We got unlimited plans in Canada only recently. We are comparable to the US in prices or even more expensive. Massive throttling if you exceed the “limit”, way worse than 3G, way under 1mbps. Makes unlimited plans somewhat useless for what they would generally be intended for unless you pay for an extended upper “limit”.

On the subject of DACs. For informative purposes, as I drove myself crazy for a few weeks. Even though I haven’t reached my destination I have better understanding on advice I was given.

So I went to Schitt today, got a chance to use my headphones for the first time.

I got to say I’m hard pressed to notice any difference. Maybe a tad bit of clarity. But that could just be the amp power, no clue.

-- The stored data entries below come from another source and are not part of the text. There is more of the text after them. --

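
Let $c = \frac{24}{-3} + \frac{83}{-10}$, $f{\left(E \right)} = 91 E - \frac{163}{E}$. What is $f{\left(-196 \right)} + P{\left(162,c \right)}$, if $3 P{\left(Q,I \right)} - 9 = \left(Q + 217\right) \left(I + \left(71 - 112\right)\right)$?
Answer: $- \frac{24569647}{980} \approx -25071.0$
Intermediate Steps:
$f{\left(E \right)} = - \frac{163}{E} + 91 E$
$c = - \frac{163}{10}$ ($c = 24 \left(- \frac{1}{3}\right) + 83 \left(- \frac{1}{10}\right) = -8 - \frac{83}{10} = - \frac{163}{10} \approx -16.3$)
$P{\left(Q,I \right)} = 3 + \frac{\left(-41 + I\right) \left(217 + Q\right)}{3}$ ($P{\left(Q,I \right)} = 3 + \frac{\left(Q + 217\right) \left(I + \left(71 - 112\right)\right)}{3} = 3 + \frac{\left(217 + Q\right) \left(I - 41\right)}{3} = 3 + \frac{\left(217 + Q\right) \left(-41 + I\right)}{3} = 3 + \frac{\left(-41 + I\right) \left(217 + Q\right)}{3}$)
$f{\left(-196 \right)} + P{\left(162,c \right)} = \left(- \frac{163}{-196} + 91 \left(-196\right)\right) + \left(- \frac{8888}{3} - 2214 + \frac{217}{3} \left(- \frac{163}{10}\right) + \frac{1}{3} \left(- \frac{163}{10}\right) 162\right) = \left(\left(-163\right) \left(- \frac{1}{196}\right) - 17836\right) - \frac{72359}{10} = \left(\frac{163}{196} - 17836\right) - \frac{72359}{10} = - \frac{3495693}{196} - \frac{72359}{10} = - \frac{24569647}{980}$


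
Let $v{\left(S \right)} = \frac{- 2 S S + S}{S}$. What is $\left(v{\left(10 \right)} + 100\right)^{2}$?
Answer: $6561$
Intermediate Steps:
$v{\left(S \right)} = \frac{S - 2 S^{2}}{S}$ ($v{\left(S \right)} = \frac{- 2 S^{2} + S}{S} = \frac{S - 2 S^{2}}{S}$)
$\left(v{\left(10 \right)} + 100\right)^{2} = \left(\left(1 - 20\right) + 100\right)^{2} = \left(-19 + 100\right)^{2} = 81^{2} = 6561$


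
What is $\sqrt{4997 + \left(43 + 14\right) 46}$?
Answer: $\sqrt{7619} \approx 87.287$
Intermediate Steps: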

I tried the modi and Magni, Vali, Asgard multi and Jott multi. Honestly can’t see too much difference, not sure if it’s inexperience or just what you guys keep telling me.

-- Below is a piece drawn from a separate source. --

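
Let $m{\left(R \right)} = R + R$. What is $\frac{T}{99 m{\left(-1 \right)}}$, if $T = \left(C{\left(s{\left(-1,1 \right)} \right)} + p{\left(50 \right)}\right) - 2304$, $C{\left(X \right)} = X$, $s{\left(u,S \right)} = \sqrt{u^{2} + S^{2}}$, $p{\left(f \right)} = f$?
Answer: $\frac{1127}{99} - \frac{\sqrt{2}}{198} \approx 11.377$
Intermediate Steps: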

They were running Roon, so I kept listening to the same song repeatedly dac/amp to dac/amp roughly equal volume. Each unit had its own tablet to play music out of and I mean I’m not sure if 10 second delay to reconnect and press play was doing anything or my headphones were playing a role.

I would just say that the ak chip was slightly a little less clear, but nothing that is even probably 10% difference.

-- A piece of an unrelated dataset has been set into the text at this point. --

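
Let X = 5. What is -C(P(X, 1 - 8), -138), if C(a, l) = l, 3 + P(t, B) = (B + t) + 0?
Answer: 138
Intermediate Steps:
P(t, B) = -3 + B + t (P(t, B) = -3 + ((B + t) + 0) = -3 + (B + t) = -3 + B + t)
-C(P(X, 1 - 8), -138) = -1*(-138) = 138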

Only the tube made something noticeable, which I can’t explain😂

Just kind of confuses me with Schitt cause why would you buy a higher end product from them besides for balanced output and you guys say that’s not even worth it.

So I now better understand what you mean.

Second, just like my experience with SourceAV, I still keep hearing this hiss when music is playing. Not when the music is not playing, only when it is on play. I don’t get it, what is that? It’s kind of annoying.

It was present on an 1800 Chord dac all the way to Schitt.

Is there any way to get rid of that?

Also what is the sound signature you guys would consider Schitt DACs posses? With the terms that many audiophiles refer too when describing.

And Lastly, probably the least important question is what benefits are you really getting by buying better DACs even strictly in the Schitt line up in the sub $700 range. Modi 4490 vs Modius 4493 vs Multibit.

Modius seems to me to have a better a dac chip and eitr combo AIO.

I’m just baffled to hear hardly any difference. Not sure where I went wrong.

5 Likes

Differences are subtle, and it takes experience to really get a grasp on those differences. That’s why I initially suggested for you to just start with a Modi/Magni stack, and down the line once you get deeply familiar with that stack go and audition some higher-end DACs and amps.

So I’m not surprised that you didn’t hear any clear differences, just start off with an inexpensive stack and try again at a later point in time.